Time to close incinerator
Wheelabrator Incinerator will be terminated when Baltimore citizens come together, take their health into their own hands and stop falling for the corporation's repeated denials of the truth (“City Council proposes clean air rules forcing Baltimore trash incinerator to cut pollution, or shut down,” Nov. 20). Wheelabrator official Jim Connolly’s statement was a nauseatingly blatant attempt to mislead. Here are some corrections:
Wheelabrator has “been actively engaged with the [Maryland Department of the Environment]” mainly to resist increases in pollution control, partly by arguing that reasonably available control technologies are too expensive. Wheelabrator does not handle “post-recycled waste.” This statement was an attempt to imply that Wheelabrator is a stage in the recycling process, which it is not. In fact, the first step toward increasing reuse and recycling is eliminating incineration, society’s biggest excuse for not doing it.
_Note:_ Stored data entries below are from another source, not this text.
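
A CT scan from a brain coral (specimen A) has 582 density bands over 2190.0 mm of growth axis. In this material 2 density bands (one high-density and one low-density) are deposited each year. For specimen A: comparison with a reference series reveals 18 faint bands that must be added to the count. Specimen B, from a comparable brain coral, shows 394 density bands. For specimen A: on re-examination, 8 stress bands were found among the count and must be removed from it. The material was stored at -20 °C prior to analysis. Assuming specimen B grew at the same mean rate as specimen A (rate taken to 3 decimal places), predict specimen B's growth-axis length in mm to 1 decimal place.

1457.6 mm

Specimen A: adjusted count: 582 − 8 + 18 = 592 density bands.
Specimen A: with 2 density bands per year, 592 / 2 = 296 years.
A: Mean rate = 2190.0 mm / 296 years ≈ 7.399 mm/year.
Specimen B: 394 density bands at 2 per year is 394 / 2 = 197 years. For B, 7.399 mm/year × 197 years = 1457.6 mm.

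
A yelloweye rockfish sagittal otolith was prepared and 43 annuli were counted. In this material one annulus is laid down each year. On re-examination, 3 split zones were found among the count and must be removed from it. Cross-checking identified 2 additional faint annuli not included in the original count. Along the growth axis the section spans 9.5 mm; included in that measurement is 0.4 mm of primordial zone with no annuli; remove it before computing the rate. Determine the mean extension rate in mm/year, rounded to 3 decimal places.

0.217 mm/year

After corrections the count is 43 − 3 + 2 = 42 annuli.
Removing the 0.4 mm offcut leaves 9.5 − 0.4 = 9.1 mm.
Extension rate ≈ 9.1 / 42 = 0.217 mm/year.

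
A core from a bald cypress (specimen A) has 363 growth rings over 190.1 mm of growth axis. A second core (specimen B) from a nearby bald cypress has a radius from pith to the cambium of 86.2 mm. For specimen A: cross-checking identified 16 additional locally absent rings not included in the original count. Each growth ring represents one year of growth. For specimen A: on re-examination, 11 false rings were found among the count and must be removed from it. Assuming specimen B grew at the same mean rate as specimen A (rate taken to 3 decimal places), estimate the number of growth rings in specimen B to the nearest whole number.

Specimen A: true growth ring count = 363 − 11 + 16 = 368.
A: Extension rate ≈ 190.1 / 368 = 0.517 mm per year.
For B, 86.2 / 0.517 = 166.73 years ≈ 167 growth rings.

167 growth rings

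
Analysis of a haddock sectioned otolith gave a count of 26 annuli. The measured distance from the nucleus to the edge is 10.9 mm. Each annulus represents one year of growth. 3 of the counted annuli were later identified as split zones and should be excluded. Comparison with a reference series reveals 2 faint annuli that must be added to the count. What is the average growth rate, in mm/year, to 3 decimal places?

0.436 mm/year

Adjusted count: 26 − 3 + 2 = 25 annuli.
Mean rate = 10.9 mm / 25 years ≈ 0.436 mm/year.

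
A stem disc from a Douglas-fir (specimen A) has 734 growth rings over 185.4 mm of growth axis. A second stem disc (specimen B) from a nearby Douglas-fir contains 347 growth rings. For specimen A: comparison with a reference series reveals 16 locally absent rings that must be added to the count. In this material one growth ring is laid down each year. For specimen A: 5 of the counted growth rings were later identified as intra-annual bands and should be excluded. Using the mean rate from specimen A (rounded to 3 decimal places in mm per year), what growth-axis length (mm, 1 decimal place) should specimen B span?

Specimen A: correcting the raw count gives 734 − 5 + 16 = 745 true growth rings.
A: 185.4 mm over 745 years gives 185.4 / 745 ≈ 0.249 mm per year.
For B, 0.249 mm/year × 347 years = 86.4 mm.

86.4 mm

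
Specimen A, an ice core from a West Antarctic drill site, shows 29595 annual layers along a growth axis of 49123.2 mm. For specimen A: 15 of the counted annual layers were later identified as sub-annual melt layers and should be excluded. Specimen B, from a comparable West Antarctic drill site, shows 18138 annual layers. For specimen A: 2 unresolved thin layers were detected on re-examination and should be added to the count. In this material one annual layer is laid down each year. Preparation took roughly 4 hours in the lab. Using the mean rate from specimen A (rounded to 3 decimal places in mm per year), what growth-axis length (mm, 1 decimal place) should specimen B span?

30127.2 mm

Specimen A: adjusted count: 29595 − 15 + 2 = 29582 annual layers.
A: Mean rate = 49123.2 mm / 29582 years ≈ 1.661 mm per year.
For B, 1.661 mm/year × 18138 years = 30127.2 mm.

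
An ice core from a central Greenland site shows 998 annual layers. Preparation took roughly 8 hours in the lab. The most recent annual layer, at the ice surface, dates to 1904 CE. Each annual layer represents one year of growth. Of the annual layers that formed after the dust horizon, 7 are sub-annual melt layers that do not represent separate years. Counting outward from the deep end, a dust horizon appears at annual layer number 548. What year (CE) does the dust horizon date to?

1461 CE

The dust horizon sits at annual layer 548 from the deep end, so 998 − 548 = 450 annual layers formed after it.
Excluding 7 false annual layers: 450 − 7 = 443.
Counting back 443 years from 1904 CE places the dust horizon in 1904 − 443 = 1461 CE.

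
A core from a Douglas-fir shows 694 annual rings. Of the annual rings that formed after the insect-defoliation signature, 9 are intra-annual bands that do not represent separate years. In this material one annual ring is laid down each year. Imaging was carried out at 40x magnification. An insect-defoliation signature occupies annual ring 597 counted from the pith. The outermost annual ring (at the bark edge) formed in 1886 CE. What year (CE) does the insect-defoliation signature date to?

Between annual ring 597 and the bark edge there are 694 − 597 = 97 annual rings.
Excluding 9 false annual rings: 97 − 9 = 88.
Counting back 88 years from 1886 CE places the insect-defoliation signature in 1886 − 88 = 1798 CE.

1798 CE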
How can the incinerator be “clean” and the largest polluter (by far) of city air? Incineration actually makes pollution worse. It doesn’t reduce total volume — it creates a denser solid portion (ash) combined with tremendous amounts of gas, both far more toxic than the original garbage. Incinerators manufacture one of the most toxic compounds (dioxin) and force us to inhale some of our waste every day. Any management that results in Baltimore persistently having among the highest asthma and smog rates in the country is not “responsible.”
The incineration industry has been incorrectly described as renewable from the start. In urban areas of gross over-consumption, trash may seem endless, but that is not the same thing as renewable. Renewable processes fuel others and form sustainable loops. Incineration ruins resources that might otherwise be reused or recycled by putting them on a dead end to toxic waste.